Helaan napas panjang Khadijah, ia merasa kenapa masih belum bisa memberi jawaban. Karena, petunjuk dari Allah lewat mimpi masih samar-samar tidak jelas.

"Apa aku harus berhenti merapalkan doaku? Tapi, kenapa hatiku masih saja menyebut namamu? bahkan, otakku masih saja menginginkanmu, bukan dia?"

Khadijah masih saja membayangkan sosok Rumi dalam ingatannya. Bahkan, ia rindu dalam hati semua tentang pria itu yang mampu membuatnya menyita seluruh angannya.

"Kamu di mana? Kenapa kamu tak kunjung datang, Mas? Kenapa aku hanya mendapati sosok lain?"

Pertanyaan itu terus menyeru dalam kepala Khadijah. Ia begitu merindukan dia dalam sepertiga malam hingga tiap doa-doanya.

Bath up terisi penuh dengan air hingga meluber ke lantai kamar mandi, lalu Khadijah melangkah menuju bath up. Ia mematikan kran pada bath up.

Kaki kanannya mulai Khadijah masukkan ke dalamnya diikuti kakiĀ  kirinya. Lalu, ia menengelamkan tubuhnya sambil merenung.

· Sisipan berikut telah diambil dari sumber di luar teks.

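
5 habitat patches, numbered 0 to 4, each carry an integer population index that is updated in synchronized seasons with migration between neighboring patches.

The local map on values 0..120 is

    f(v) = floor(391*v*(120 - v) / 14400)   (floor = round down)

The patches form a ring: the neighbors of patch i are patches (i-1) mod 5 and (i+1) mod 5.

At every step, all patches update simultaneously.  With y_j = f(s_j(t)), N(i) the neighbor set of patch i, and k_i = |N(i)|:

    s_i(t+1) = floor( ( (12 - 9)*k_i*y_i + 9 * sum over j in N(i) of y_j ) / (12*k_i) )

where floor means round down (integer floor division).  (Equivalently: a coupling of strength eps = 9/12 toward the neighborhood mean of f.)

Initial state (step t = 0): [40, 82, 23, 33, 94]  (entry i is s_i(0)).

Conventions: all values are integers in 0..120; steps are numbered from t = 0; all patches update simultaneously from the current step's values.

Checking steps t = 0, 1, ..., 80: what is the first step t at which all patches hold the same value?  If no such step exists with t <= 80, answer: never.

Answer: 6
Key observation: Synchronization is absorbing here: once all patches are equal they stay equal, and step 6 is the first all-equal step.

Derivation:
t=0: [40, 82, 23, 33, 94]  (not all equal)
t=1: [77, 75, 75, 66, 77]  (not all equal)
t=2: [89, 90, 92, 91, 91]  (not all equal)
t=3: [72, 71, 71, 70, 72]  (not all equal)
t=4: [93, 93, 94, 93, 93]  (not all equal)
t=5: [68, 67, 67, 67, 68]  (not all equal)
t=6: [96, 96, 96, 96, 96]  (all equal)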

Air dalam bath up merendam seluruh tubuhnya. Pikiran Khadijah mulai terbang ke mana-mana.

"Ya Allah kenapa aku harus jatuh cinta kepada pria yang aku nggak tahu dia suka padaku apa tidak? Apa aku harus terus meraba perasaannya, atau aku melepaskan dan menerima pria lain yang nggak pernah aku cintai?"

"Ya Allah, aku ingin sekali dia menjadi calon imam keluarga kecilku nanti bila engkau merestui. Jika tidak berilah aku pria yang menyayangi dan mampu menyempurnakan cintaku atas cintamu semata Ya Allah."

Khadijah kembali muncul ke permukaan wajahnya, ia langsung mulai mengosok badannya dengan sabun yang telah ia tuangkan ke dalam bath up.

Setelah selesai, Khadijah keluar dari bath up, lalu ia menuju ke shower untuk membersihkan sisa sabun yang menempel pada tubuhnya.

Shower begitu hangat suhu airnya membasahi tubuh Khadijah. Ia merasakan sedikit nyaman.

Lalu, Khadijah berjalan mengambil sebuah handuk yang ia taruh pada gantungan baju di kamar mandi.

Khadijah melilitkan handuk dari bagian tubuh atas hingga ke bagian lutut. Lalu, ia berjalan keluar dari kamar mandi.

Sebuah lemari pakaian Khadijah tuju, lalu ia membuka lemari pakaian. Ia memilih sebuah baju dress panjang berwarna navy, lalu ia mengambil jilbab bermotif abstrak.

Khadijah pun menganti lilitan handuk dengan pakaian yang tadi ia pilih. Lalu, ia memakai jilbab dengan sederhana tanpa memakai model beberapa lapis.

"Baiklah, aku akan mencari udara segar, setelah sekian lama!"

Khadijah pun keluar kamar mendapati mommy dan adiknya. Karena, ia tahu ayahnya sudah mulai sibuk bekerja di rumah sakit kota Istanbul.

"Nak, kamu mau ke mana?"

"Cari angin, Mom."

"Kamu nggak makan siang dulu?"

"Maaf, Mom. Khadijah nanti aja makannya, karena Khadijah masih belum lapar juga," cengir Khadijah, lalu mencium telapak tangan Rania.

"Mom, Khadijah berangkat dulu. Apa mom tidak ada titipan sesuatu?" tanya Khadijah.

Rania mengelengkan kepalannya.

"Baik, Mom. Assalamualaikum."

"Walaikumsalam."

Khadijah pun langsung pergi.

"Ya Allah, aku harus bagaimana? Aku masih belum bisa memberi jawaban atas lamaran Pak Samuel, karena hatiku masih saja berharap tentang mas Rumi. Tapi, mas Rumi masih belum tahu di mana dia berada. Apa dia juga mencintaiku atau hanya aku saja. Sungguh aku dilema dalam sebuah rasa. Aku belum bisa memutuskan untuk menerima atau menolaknya Ya Allah. Berikan aku kemantapan hati dan petunjukmu. Karena hamba mengerti kalau engkau tahu apa yang hamba butuhkan, bukan yang hamba inginkan Ya Allah."